Since its launch in 2016, data engineers have used AWS Glue to create, run, monitor, extract, transform, and load jobs. Glue has been a visual tool for engineers to do ETL with some coding involved. AWS Glue provides both code-based and visual interfaces, and has dramatically simplified extracting, orchestrating, and loading data in the cloud for customers.
What makes DataBrew different is that it’s created for analysts and data scientists to work on the same data cleansing operation by simply clicking buttons and checking off radial boxes in a visual user interface.
For DataBrew, AWS is offering more than 250 pre-built functions to automate data preparation tasks that otherwise would require days to weeks to code, according to the company. Additionally, DataBrew helps data scientists and data analysts get the data ready for analytics and machine learning 80% faster than traditional data preparation approaches.
“AWS customers are using data for analytics and machine learning at an unprecedented pace. However, these customers regularly tell us that their teams spend too much time on the undifferentiated, repetitive, and mundane tasks associated with data preparation,” said Raju Gulabani, Vice President of Database and Analytics at AWS. “AWS Glue DataBrew features an easy-to-use visual interface that helps data analysts and data scientists of all technical levels understand, combine, clean, and transform data.”

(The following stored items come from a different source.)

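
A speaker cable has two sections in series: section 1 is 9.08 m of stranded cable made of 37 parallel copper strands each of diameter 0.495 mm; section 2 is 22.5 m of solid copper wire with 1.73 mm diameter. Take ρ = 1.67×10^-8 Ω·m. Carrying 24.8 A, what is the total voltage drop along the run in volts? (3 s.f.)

4.49 V

Section 1: A_strand = π(2.4750e-04)² = 1.924e-07 m²; R₁ = ρL/(N·A_s) = (1.67×10^-8)(9.08)/(37×1.924e-07) = 0.0213 Ω
Section 2: A = π(d/2)² = π(8.6500e-04 m)² = 2.351e-06 m²
R₂ = (1.67×10^-8)(22.5)/(2.351e-06) = 0.1599 Ω
R = R₁ + R₂ = 0.1811 Ω
V = IR = 24.8 × 0.1811 = 4.49 V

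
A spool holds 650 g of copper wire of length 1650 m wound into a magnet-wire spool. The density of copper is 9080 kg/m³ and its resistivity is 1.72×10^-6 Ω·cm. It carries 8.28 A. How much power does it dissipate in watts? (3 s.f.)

ρ = 1.72×10^-6 Ω·cm = 1.72×10^-8 Ω·m
A = m/(density·L) = 0.65/(9080×1650) = 4.3385e-08 m²
R = ρL/A = (1.72×10^-8)(1650)/(4.3385e-08) = 654.1 Ω
P = I²R = (8.28)² × 654.1 = 44800 W

44800 W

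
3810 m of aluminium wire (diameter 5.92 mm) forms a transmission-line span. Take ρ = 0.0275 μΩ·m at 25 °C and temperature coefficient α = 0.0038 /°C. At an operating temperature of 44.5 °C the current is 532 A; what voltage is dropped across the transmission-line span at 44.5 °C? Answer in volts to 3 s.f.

ρ = 0.0275 μΩ·m = 2.75×10^-8 Ω·m
A = π(d/2)² = π(2.9600e-03 m)² = 2.753e-05 m²
R₍25₎ = ρL/A = (2.75×10^-8)(3810)/(2.753e-05) = 3.806 Ω
R₍44.5₎ = R₍25₎(1 + αΔT) = 3.806 × (1 + 0.0038×19.5) = 4.089 Ω
V = IR = 532 × 4.089 = 2180 V

2180 V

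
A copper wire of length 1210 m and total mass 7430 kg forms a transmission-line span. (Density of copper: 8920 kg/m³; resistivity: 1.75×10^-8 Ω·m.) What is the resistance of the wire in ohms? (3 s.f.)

0.0308 Ω

A = m/(density·L) = 7430/(8920×1210) = 6.8840e-04 m²
R = ρL/A = (1.75×10^-8)(1210)/(6.8840e-04) = 0.0308 Ω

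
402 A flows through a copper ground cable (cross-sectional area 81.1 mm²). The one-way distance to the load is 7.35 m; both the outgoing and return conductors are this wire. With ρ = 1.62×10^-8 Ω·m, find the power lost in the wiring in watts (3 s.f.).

A = 81.1 mm² = 8.110e-05 m²
Total conductor length (both ways) L = 2 × 7.35 = 14.7 m
R = ρL/A = (1.62×10^-8)(14.7)/(8.110e-05) = 0.002936 Ω
P = I²R = (402)² × 0.002936 = 475 W

475 W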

DataBrew works with any CSV, Parquet, JSON, or .XLSX data housed in S3, Redshift, and the Relational Database Service (RDS), or any other AWS data store that is accessible from a JDBC connector. According to AWS, any data that is indexed by the AWS Glue Data Catalog can also be brought into DataBrew.
AWS posted a video demonstration on YouTube that illustrates how DataBrew can remove special characters such as an ampersand in a database entry, as these can’t be used in data analysis. In another example, DataBrew maps a text-string to numeric values to make it possible to analyze those entries using a categorical mapping function. There’s also a profiling function in DataBrew that provides useful information such as the number of missing entries in each data set.
Amazon says it already has customers using the software, including Japanese telecom firm NTT DoCoMo and energy giant BP.